Proverbs 8:22-31; Rom
5:1-5; John 16:12-15
The
mystery of the Holy Trinity, whose solemnity we celebrate this weekend, is one of the most important mysteries of our
faith. It invites us to ponder the ways in which God lives and exists. The same
God in whose image we are created.
However
, whenever we talk about this mystery we should be reminding ourselves that it
is not the mystery in a sense of a puzzle which some genius can solve someday. But
the mystery of our faith in a sense of a deepest reality we may be encountering
in our lives. The reality, which is always beyond anything, we can completely
experience, understand or comprehend.
The
mystery of the Holy Trinity calls us and invites us into a dialogue that lasts
our whole lives. Whenever we are willing to enter into this dialogue, we are changed
by it, and we start relating to God and
to one another in different ways.
So what
is the church’s understanding of the mystery of the Holy Trinity?
These
are some of the highlights:
1. Our God is not a lonely, solitary God, but it stays in
a relationship of three distinct entities whom we imperfectly and confusingly
due to our human language limitations describe as persons. Since the
Enlightment the word “person” has been understood by most of us as “individual
conscious subject.” But this is not the meaning of the word the church relies
on when it talks about the persons of the Holy Trinity. Whenever the church
talks about the Holy Trinity it applies the ontological, philosophical
understanding of this word describing God as a single divine subject possessing
a single consciousness which exists in three different ways.
2. In this relationship all God’s persons are equal.

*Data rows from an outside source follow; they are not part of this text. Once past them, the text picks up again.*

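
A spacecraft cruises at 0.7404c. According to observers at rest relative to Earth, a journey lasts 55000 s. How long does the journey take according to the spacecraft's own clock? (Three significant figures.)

With β = 0.7404, γ = 1/√(1 − 0.7404²) = 1/√0.45180784 = 1.4877.
The moving clock records proper time: Δτ = Δt/γ = 55000/1.4877 = 37000 s.

37000 s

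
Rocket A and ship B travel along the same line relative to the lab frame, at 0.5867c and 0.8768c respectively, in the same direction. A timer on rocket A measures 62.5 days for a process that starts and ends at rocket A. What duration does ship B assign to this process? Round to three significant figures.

The velocity of rocket A relative to ship B is (0.5867 − 0.8768)c / (1 − 0.5867×0.8768) = −0.59743c; relative speed 0.59743c.
γ for this relative speed: γ = 1/√(1 − 0.356923) = 1.247.
The clock on rocket A records proper time, so ship B measures Δt = γΔτ = 1.247 × 62.5 = 77.9 days.

77.9 days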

There is no discrimination among them. None of them is more important or
greater than the other one. We just perceive them and experience them differently
as:
-
God the Father
who created the world, led his chosen people, sent us his beloved son;
-
God the Son who
became human, shared with us his good news and was willing to die for us;
-
God the Holy
Spirit who helped us to become one church, one community, who leads us and
shares with us his strength and wisdom on our faith journey.
3. In
their relationship the persons of the Holy Trinity are united with each other
and in a way they create an interdependent community of persons. This is why we
describe them on a base of their relationship to each other as the Father, the
Son, and the Holy Spirit.
The
mystery of the Holy Trinity can help us to understand ourselves. For as the
ones created in the God’s image we can easily recognize, as we ponder and
meditate upon this mystery, that God does not create us:
-
To live lonely
and solitary lives;
-
That although we
have different talents, gifts and roles in this life we are still equal
children of God. Each one of us is equally important in the eyes of God and
unconditionally loved by Him;
-
That we need each
other and we are dependent on one other;
-
That we can only
understand each other in relationships with others and because of the community
we are a part of.
Whenever we make the sign of the cross in the name of
The Holy Trinity: The Father, the Son, and the Holy Spirit, we remind ourselves
that we are created in their image, in the image of our Triune God. That we are
invited by God to live in the communion with Him and others.
This is why when we are baptized we are baptized in the
name of the Father, and the Son, and the Holy Spirit.